Da Sarzana un progetto dedicato agli autori è cresciuto fino a diventare un’importante occasione di confronto tra letteratura, arte, partecipazione culturale e solidarietà
«A volte scrivo con il pennino, altre volte con la stoffa. L’importante è emozionare». È questa l’idea che meglio rappresenta il percorso di Susanna Musetti, stilista, scrittrice e promotrice culturale capace di mettere in relazione discipline diverse attraverso una comune sensibilità creativa.
La sua formazione affonda le radici nell’alta moda. Cresciuta in una famiglia legata alla sartoria, Susanna Musetti entra fin da giovane in contatto con tecniche, tessuti e modelli, imparando a trasformare la materia in qualcosa capace di comunicare emozioni.
Alla dimensione sartoriale si aggiunge progressivamente quella letteraria. La scrittura diventa infatti un altro strumento attraverso cui esprimere la propria visione, fino alla pubblicazione di Profumo di Sarzana, opera dedicata alla città.
Nel suo percorso, moda e letteratura non sono mondi separati, ma due forme di una stessa ricerca artistica.
Il Premio che ha dato nuova centralità agli autori
Nel 2013, a Sarzana, viene istituito il Premio Letterario Internazionale Città di Sarzana Poesia Narrativa e Saggistica, oggi denominato Premio Letterario Internazionale Sarzanae Poesia Narrativa Saggistica.
Il progetto nasce da un’idea di Susanna Musetti, presidente, condivisa con Giuseppe Di Liddo, vicepresidente. La finalità è valorizzare la produzione degli autori attraverso un’esperienza che non si esaurisca nella consegna di un riconoscimento.
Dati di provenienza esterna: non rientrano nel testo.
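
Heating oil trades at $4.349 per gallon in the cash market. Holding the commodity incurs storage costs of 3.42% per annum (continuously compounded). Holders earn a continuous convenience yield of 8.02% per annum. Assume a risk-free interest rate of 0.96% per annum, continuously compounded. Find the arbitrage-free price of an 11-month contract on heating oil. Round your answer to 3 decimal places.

$4.206 per gallon

Net carry = r + u − y = 0.0096 + 0.0342 − 0.0802 = -0.0364
F = S·e^((r+u−y)T) = 4.349 · e^(-0.0364 × 11/12) = 4.349 · e^-0.033367
= 4.349 × 0.967184 = $4.206 per gallon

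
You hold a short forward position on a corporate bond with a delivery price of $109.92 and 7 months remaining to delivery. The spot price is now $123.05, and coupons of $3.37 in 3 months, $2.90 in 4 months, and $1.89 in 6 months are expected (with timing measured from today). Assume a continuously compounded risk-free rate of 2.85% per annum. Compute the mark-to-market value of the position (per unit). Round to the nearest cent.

PV(remaining coupons) I = 3.37·e^(−0.0285·3/12) + 2.90·e^(−0.0285·4/12) + 1.89·e^(−0.0285·6/12) = 8.0819
Current forward F = (S − I)·e^(rT) = (123.05 − 8.0819)·e^(0.0285·7/12) = 114.9681 × 1.016764 = 116.8954
Value (long) = (F − K)·e^(−rT) = (116.8954 − 109.92) × 0.983512 = 6.8604
Short position value = −(long value) = -$6.86

-$6.86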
Il concorso viene pensato come uno spazio nel quale gli scrittori possano trovare ascolto, attenzione e occasioni di confronto. Le loro opere diventano il centro di un percorso capace di mettere in relazione creatori e pubblico.
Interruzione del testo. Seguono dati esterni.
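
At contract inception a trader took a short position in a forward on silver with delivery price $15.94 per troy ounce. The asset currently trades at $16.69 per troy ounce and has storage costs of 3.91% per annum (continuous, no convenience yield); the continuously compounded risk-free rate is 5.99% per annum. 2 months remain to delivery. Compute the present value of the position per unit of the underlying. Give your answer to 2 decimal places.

-$1.02 per troy ounce

Current fair forward for the remaining 2 months: F = S·e^((r + u)·T), (r + u) = 0.0599 + 0.0391 = 0.0990
F = 16.69 · e^(0.0990 × 2/12) = 16.69 × 1.016637 = 16.9677
Value of long forward = (F − K)·e^(−rT) = (16.9677 − 15.94) · e^(−0.0599·2/12)
= 1.0277 × 0.990066 = 1.02
Short position value = −(long value) = -$1.02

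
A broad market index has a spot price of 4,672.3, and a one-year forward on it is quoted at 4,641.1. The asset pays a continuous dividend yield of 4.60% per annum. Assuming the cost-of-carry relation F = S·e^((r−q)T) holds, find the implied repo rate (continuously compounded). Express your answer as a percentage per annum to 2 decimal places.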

La manifestazione cresce rapidamente, arrivando a coinvolgere migliaia di partecipanti e aprendosi anche alla presenza di autori stranieri.
Da concorso letterario a laboratorio culturale
Con il passare degli anni, il Premio amplia la propria articolazione con oltre 25 sezioni dedicate a poesia, narrativa e saggistica. La valutazione dei lavori coinvolge una giuria composta da circa 60 persone.
Sarzana resta il fulcro dell’iniziativa e diventa un punto d’incontro per scrittori, poeti, artisti, lettori e appassionati.
Il progetto supera inoltre i confini della tradizionale premiazione. Vengono organizzati appuntamenti con gli autori, percorsi dedicati alla scrittura e gruppi di lettura, insieme a iniziative realizzate all’interno di scuole, musei e cinema.
La letteratura viene così portata in contesti differenti, favorendo la partecipazione e creando nuove opportunità di dialogo intorno ai libri e alla creatività.
La cultura diventa anche impegno sociale
Accanto alla promozione letteraria si sviluppa una componente dedicata alla solidarietà. Il progetto sostiene infatti iniziative rivolte alla comunità, soprattutto nei periodi caratterizzati da maggiori difficoltà.
Durante l’emergenza Covid sono stati sostenuti circa 7.000 pasti destinati a persone in difficoltà.
Un’esperienza che dimostra come la cultura possa diventare anche uno strumento concreto di vicinanza e sostegno sociale.
Il progetto guarda ora a una nuova fase di sviluppo. L’intenzione è portare l’esperienza maturata a Sarzana anche in altre città italiane, senza perdere il legame con il luogo che ne ha rappresentato l’origine.
L’obiettivo è fare di Sarzana una vera meta per gli autori, una destinazione capace di richiamare chi scrive e chi vive la letteratura come occasione di incontro.